Football and Investing
What can some football plays teach us about which investment should produce the best returns?
The NFL season starts tonight.
We thought this would be a good time to share a simple analogy between football plays and which investments you can expect to produce the best returns.
You may recall from our post Compounding: the 3 - 5 - 10 Rule that the three major investment asset classes are Stocks, Bonds, and Cash.
The long-term annualized return on Cash is around 3%, Bonds around 5%, and Stocks around 10%.
It would be nice if we could match the average yards per play to these return numbers, but it doesn’t quite work (the average yards per pass play in the NFL last year was just over 8 yards, and the long-term annualized return on Stocks is around 10%).

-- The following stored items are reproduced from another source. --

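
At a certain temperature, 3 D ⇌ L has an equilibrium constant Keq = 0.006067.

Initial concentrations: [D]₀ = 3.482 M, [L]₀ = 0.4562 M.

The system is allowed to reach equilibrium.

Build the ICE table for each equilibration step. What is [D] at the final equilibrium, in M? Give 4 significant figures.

Q₀ = 0.01081 vs Keq = 0.006067 ⇒ Q>K, reverse
Step 1:
                   D          L
  init         3.482     0.4562
  Δ           0.3469    -0.1156
  eq           3.829     0.3406
  solve Keq expr → x = -0.1156; check Q = 0.006067

[D]_eq = 3.829 M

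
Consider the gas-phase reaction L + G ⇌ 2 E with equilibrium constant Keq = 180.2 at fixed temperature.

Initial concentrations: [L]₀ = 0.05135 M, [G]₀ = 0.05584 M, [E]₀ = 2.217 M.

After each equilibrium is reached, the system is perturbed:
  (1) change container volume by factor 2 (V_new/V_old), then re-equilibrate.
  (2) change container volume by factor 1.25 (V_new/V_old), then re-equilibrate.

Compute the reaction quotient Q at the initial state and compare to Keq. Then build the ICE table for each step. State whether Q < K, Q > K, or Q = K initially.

Q₀ = 1714; Q > K (proceeds reverse)

Q₀ = 1714 vs Keq = 180.2 ⇒ Q>K, reverse
Step 1:
                    L           G           E
  Initial     0.05135     0.05584       2.217
  Change      0.09711     0.09711     -0.1942
  Equil        0.1485      0.1529       2.023
  solve Keq expr → x = -0.09711; check Q = 180.2
Then change container volume by factor 2 (V_new/V_old).
Step 2:
                    L           G           E
  Initial     0.07423     0.07647       1.011
  Change            0           0           0
  Equil       0.07423     0.07647       1.011
  solve Keq expr → x = 0; check Q = 180.2
Then change container volume by factor 1.25 (V_new/V_old).
Step 3:
                    L           G           E
  Initial     0.05938     0.06118      0.8091
  Change            0           0           0
  Equil       0.05938     0.06118      0.8091
  solve Keq expr → x = 0; check Q = 180.2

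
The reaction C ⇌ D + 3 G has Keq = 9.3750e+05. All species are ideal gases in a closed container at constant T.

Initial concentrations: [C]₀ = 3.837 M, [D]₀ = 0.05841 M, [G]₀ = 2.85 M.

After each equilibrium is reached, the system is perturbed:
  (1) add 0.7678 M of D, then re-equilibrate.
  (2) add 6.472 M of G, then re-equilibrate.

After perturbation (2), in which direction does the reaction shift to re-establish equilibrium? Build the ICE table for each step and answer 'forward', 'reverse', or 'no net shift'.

Q₀ = 0.3524 vs Keq = 9.3750e+05 ⇒ Q<K, forward
Step 1:
                  C         D         G
  I           3.837   0.05841      2.85
  C          -3.825     3.825     11.47
  E         0.01217     3.883     14.32
  solve Keq expr → x = 3.825; check Q = 9.3750e+05
Then add 0.7678 M of D.
Step 2:
                  C         D         G
  I         0.01217     4.651     14.32
  C        0.002378 -0.002378 -0.007134
  E         0.01455     4.649     14.32
  solve Keq expr → x = -0.002378; check Q = 9.3750e+05
Then add 6.472 M of G.
Step 3:
                  C         D         G
  I         0.01455     4.649     20.79
  C         0.02916  -0.02916  -0.08749
  E         0.04372     4.619      20.7
  solve Keq expr → x = -0.02916; check Q = 9.3750e+05

Direction: reverse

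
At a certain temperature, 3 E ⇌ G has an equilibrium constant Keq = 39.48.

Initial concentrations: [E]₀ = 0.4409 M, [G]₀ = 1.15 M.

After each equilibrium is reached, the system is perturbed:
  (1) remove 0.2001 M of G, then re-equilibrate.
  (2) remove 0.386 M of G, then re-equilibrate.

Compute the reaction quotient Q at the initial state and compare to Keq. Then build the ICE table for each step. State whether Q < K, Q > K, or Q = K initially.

Q₀ = 13.42; Q < K (proceeds forward)

Q₀ = 13.42 vs Keq = 39.48 ⇒ Q<K, forward
Step 1:
                  E         G
  init       0.4409      1.15
  Δ         -0.1294   0.04314
  eq         0.3115     1.193
  solve Keq expr → x = 0.04314; check Q = 39.48
Then remove 0.2001 M of G.
Step 2:
                  E         G
  init       0.3115     0.993
  Δ         -0.0179  0.005968
  eq         0.2936     0.999
  solve Keq expr → x = 0.005968; check Q = 39.48
Then remove 0.386 M of G.
Step 3:
                  E         G
  init       0.2936     0.613
  Δ        -0.04221   0.01407
  eq         0.2514    0.6271
  solve Keq expr → x = 0.01407; check Q = 39.48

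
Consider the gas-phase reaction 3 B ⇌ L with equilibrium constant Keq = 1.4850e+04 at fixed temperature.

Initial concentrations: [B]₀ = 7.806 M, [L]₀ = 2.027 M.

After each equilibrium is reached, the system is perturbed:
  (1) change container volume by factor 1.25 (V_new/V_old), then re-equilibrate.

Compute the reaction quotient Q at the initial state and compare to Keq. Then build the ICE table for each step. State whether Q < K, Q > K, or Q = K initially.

Q₀ = 0.004262; Q < K (proceeds forward)

Q₀ = 0.004262 vs Keq = 1.4850e+04 ⇒ Q<K, forward
Step 1:
                   B          L
  I            7.806      2.027
  C           -7.738      2.579
  E          0.06769      4.606
  solve Keq expr → x = 2.579; check Q = 1.4850e+04
Then change container volume by factor 1.25 (V_new/V_old).
Step 2:
                   B          L
  I          0.05415      3.685
  C          0.00867   -0.00289
  E          0.06282      3.682
  solve Keq expr → x = -0.00289; check Q = 1.4850e+04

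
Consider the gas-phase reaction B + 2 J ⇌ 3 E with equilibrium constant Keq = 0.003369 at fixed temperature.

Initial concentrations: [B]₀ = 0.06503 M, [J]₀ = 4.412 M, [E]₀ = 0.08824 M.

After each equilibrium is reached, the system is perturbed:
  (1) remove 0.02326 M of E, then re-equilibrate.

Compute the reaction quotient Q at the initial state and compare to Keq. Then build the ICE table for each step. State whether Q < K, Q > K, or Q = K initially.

Q₀ = 5.4276e-04; Q < K (proceeds forward)

Q₀ = 5.4276e-04 vs Keq = 0.003369 ⇒ Q<K, forward
Step 1:
                    B           J           E
  I           0.06503       4.412     0.08824
  C          -0.01862    -0.03724     0.05586
  E           0.04641       4.375      0.1441
  solve Keq expr → x = 0.01862; check Q = 0.003369
Then remove 0.02326 M of E.
Step 2:
                    B           J           E
  I           0.04641       4.375      0.1208
  C         -0.005643    -0.01129     0.01693
  E           0.04077       4.363      0.1378
  solve Keq expr → x = 0.005643; check Q = 0.003369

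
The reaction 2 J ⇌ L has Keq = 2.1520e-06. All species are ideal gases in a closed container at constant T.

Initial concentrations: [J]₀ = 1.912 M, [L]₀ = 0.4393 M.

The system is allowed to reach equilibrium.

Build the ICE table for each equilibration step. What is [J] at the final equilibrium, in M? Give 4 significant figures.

[J]_eq = 2.791 M

Q₀ = 0.1202 vs Keq = 2.1520e-06 ⇒ Q>K, reverse
Step 1:
                  J         L
  Initial     1.912    0.4393
  Change     0.8786   -0.4393
  Equil       2.791 1.6758e-05
  solve Keq expr → x = -0.4393; check Q = 2.1520e-06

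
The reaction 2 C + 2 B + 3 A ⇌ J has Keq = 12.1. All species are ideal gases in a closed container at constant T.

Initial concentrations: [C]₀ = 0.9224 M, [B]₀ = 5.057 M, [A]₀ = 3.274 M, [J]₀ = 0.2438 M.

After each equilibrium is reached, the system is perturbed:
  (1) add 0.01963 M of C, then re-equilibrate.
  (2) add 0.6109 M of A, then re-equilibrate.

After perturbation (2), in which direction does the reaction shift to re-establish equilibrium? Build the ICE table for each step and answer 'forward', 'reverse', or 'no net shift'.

Q₀ = 3.1928e-04 vs Keq = 12.1 ⇒ Q<K, forward
Step 1:
                  C         B         A         J
  I          0.9224     5.057     3.274    0.2438
  C         -0.9008   -0.9008    -1.351    0.4504
  E         0.02161     4.156     1.923    0.6942
  solve Keq expr → x = 0.4504; check Q = 12.1
Then add 0.01963 M of C.
Step 2:
                  C         B         A         J
  I         0.04124     4.156     1.923    0.6942
  C        -0.01889  -0.01889  -0.02834  0.009446
  E         0.02235     4.137     1.894    0.7036
  solve Keq expr → x = 0.009446; check Q = 12.1
Then add 0.6109 M of A.
Step 3:
                  C         B         A         J
  I         0.02235     4.137     2.505    0.7036
  C       -0.007489 -0.007489  -0.01123  0.003745
  E         0.01486      4.13     2.494    0.7074
  solve Keq expr → x = 0.003745; check Q = 12.1

Direction: forward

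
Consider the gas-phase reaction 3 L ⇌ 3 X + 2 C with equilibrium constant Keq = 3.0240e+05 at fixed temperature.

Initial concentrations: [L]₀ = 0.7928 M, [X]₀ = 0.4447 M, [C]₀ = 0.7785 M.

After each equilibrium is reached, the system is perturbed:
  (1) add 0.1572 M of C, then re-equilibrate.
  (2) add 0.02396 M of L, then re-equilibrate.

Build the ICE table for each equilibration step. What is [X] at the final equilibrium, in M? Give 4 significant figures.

[X]_eq = 1.238 M

Q₀ = 0.107 vs Keq = 3.0240e+05 ⇒ Q<K, forward
Step 1:
                   L          X          C
  I           0.7928     0.4447     0.7785
  C          -0.7713     0.7713     0.5142
  E           0.0215      1.216      1.293
  solve Keq expr → x = 0.2571; check Q = 3.0240e+05
Then add 0.1572 M of C.
Step 2:
                   L          X          C
  I           0.0215      1.216       1.45
  C         0.001666  -0.001666   -0.00111
  E          0.02316      1.214      1.449
  solve Keq expr → x = -5.5524e-04; check Q = 3.0240e+05
Then add 0.02396 M of L.
Step 3:
                   L          X          C
  I          0.04712      1.214      1.449
  C         -0.02335    0.02335    0.01556
  E          0.02378      1.238      1.464
  solve Keq expr → x = 0.007782; check Q = 3.0240e+05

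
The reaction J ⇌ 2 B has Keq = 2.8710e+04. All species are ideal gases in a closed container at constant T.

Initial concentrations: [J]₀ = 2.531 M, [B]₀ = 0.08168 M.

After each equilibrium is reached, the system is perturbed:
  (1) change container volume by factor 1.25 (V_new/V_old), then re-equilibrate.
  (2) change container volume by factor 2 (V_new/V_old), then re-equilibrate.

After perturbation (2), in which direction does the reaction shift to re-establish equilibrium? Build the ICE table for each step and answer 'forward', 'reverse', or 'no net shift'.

Q₀ = 0.002636 vs Keq = 2.8710e+04 ⇒ Q<K, forward
Step 1:
                  J         B
  init        2.531   0.08168
  Δ           -2.53      5.06
  eq      9.2088e-04     5.142
  solve Keq expr → x = 2.53; check Q = 2.8710e+04
Then change container volume by factor 1.25 (V_new/V_old).
Step 2:
                  J         B
  init    7.3670e-04     4.113
  Δ       -1.4726e-04 2.9451e-04
  eq      5.8945e-04     4.114
  solve Keq expr → x = 1.4726e-04; check Q = 2.8710e+04
Then change container volume by factor 2 (V_new/V_old).
Step 3:
                  J         B
  init    2.9472e-04     2.057
  Δ       -1.4732e-04 2.9464e-04
  eq      1.4740e-04     2.057
  solve Keq expr → x = 1.4732e-04; check Q = 2.8710e+04

Direction: forward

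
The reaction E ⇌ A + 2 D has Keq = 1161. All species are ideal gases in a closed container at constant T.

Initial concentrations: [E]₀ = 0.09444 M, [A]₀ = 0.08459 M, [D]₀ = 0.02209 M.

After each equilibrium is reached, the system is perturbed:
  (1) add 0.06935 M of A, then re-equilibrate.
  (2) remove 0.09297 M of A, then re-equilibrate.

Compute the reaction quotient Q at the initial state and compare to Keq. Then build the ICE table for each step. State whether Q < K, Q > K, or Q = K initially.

Q₀ = 4.3707e-04; Q < K (proceeds forward)

Q₀ = 4.3707e-04 vs Keq = 1161 ⇒ Q<K, forward
Step 1:
                  E         A         D
  Initial   0.09444   0.08459   0.02209
  Change   -0.09443   0.09443    0.1889
  Equil   6.8622e-06     0.179     0.211
  solve Keq expr → x = 0.09443; check Q = 1161
Then add 0.06935 M of A.
Step 2:
                  E         A         D
  Initial 6.8622e-06    0.2484     0.211
  Change  2.6577e-06 -2.6577e-06 -5.3154e-06
  Equil   9.5199e-06    0.2484     0.211
  solve Keq expr → x = -2.6577e-06; check Q = 1161
Then remove 0.09297 M of A.
Step 3:
                  E         A         D
  Initial 9.5199e-06    0.1554     0.211
  Change  -3.5629e-06 3.5629e-06 7.1259e-06
  Equil   5.9569e-06    0.1554     0.211
  solve Keq expr → x = 3.5629e-06; check Q = 1161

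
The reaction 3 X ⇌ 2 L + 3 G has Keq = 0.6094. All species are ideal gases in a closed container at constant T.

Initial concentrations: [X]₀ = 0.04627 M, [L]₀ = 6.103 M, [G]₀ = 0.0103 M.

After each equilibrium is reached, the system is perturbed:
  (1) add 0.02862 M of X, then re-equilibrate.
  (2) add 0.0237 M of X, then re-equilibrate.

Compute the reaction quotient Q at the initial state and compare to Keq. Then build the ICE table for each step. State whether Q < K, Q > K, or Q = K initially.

Q₀ = 0.4109 vs Keq = 0.6094 ⇒ Q<K, forward
Step 1:
                   X          L          G
  init       0.04627      6.103     0.0103
  Δ        -0.001153 7.6852e-04   0.001153
  eq         0.04512      6.104    0.01145
  solve Keq expr → x = 3.8426e-04; check Q = 0.6094
Then add 0.02862 M of X.
Step 2:
                   X          L          G
  init       0.07374      6.104    0.01145
  Δ        -0.005788   0.003859   0.005788
  eq         0.06795      6.108    0.01724
  solve Keq expr → x = 0.001929; check Q = 0.6094
Then add 0.0237 M of X.
Step 3:
                   X          L          G
  init       0.09165      6.108    0.01724
  Δ         -0.00479   0.003194    0.00479
  eq         0.08686      6.111    0.02203
  solve Keq expr → x = 0.001597; check Q = 0.6094

Q₀ = 0.4109; Q < K (proceeds forward)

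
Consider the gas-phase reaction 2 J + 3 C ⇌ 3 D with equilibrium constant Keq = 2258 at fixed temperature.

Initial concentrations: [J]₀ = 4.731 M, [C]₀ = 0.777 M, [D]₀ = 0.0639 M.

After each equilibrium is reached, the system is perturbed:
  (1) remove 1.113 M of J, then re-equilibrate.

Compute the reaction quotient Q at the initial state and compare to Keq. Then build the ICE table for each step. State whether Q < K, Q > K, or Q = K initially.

Q₀ = 2.4850e-05 vs Keq = 2258 ⇒ Q<K, forward
Step 1:
                   J          C          D
  init         4.731      0.777     0.0639
  Δ          -0.5021    -0.7532     0.7532
  eq           4.229    0.02382     0.8171
  solve Keq expr → x = 0.2511; check Q = 2258
Then remove 1.113 M of J.
Step 2:
                   J          C          D
  init         3.116    0.02382     0.8171
  Δ         0.003448   0.005172  -0.005172
  eq           3.119    0.02899     0.8119
  solve Keq expr → x = -0.001724; check Q = 2258

Q₀ = 2.4850e-05; Q < K (proceeds forward)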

Still, we can use the relative order of average yards and returns to make a point.
Cash = Quarterback Sneak
A quarterback sneak is designed to gain enough yards in a short-yardage situation to make a first down and keep the drive going. It’s rare to lose yardage, and you don’t expect—or need—big gains.
In a similar fashion, Cash investments are designed to not lose money at the cost of having the lowest expected return.
Bonds = Running Plays
Regular running plays are designed to gain more yards, on average, than a quarterback sneak. Sometimes you can break off big plays, but it’s also possible to be tackled for a loss or fumble the ball.
Bonds, historically, have had higher returns than Cash and are generally used as the asset to help transition from your long-term portfolio (mostly Stocks) to your short-term portfolio (mostly Cash).
Stocks = Passing Plays
Stocks can be compared to passing plays. They have the highest average yards per play, but on a single play, they could have more negative results, like an incompletion, sack, or interception.
But you’re probably not going to win a game if passing plays aren’t a meaningful part of your game plan. Passing the ball gives you the best chance of winning.
In a similar fashion, Stocks give you the best chance of achieving your long-term investing goals. You just have to accept that every once in a while, things won’t go your way.
Summary
Again, this isn’t a perfect analogy, but we thought it was a fun way to put the relative return expectations of the major asset classes in perspective.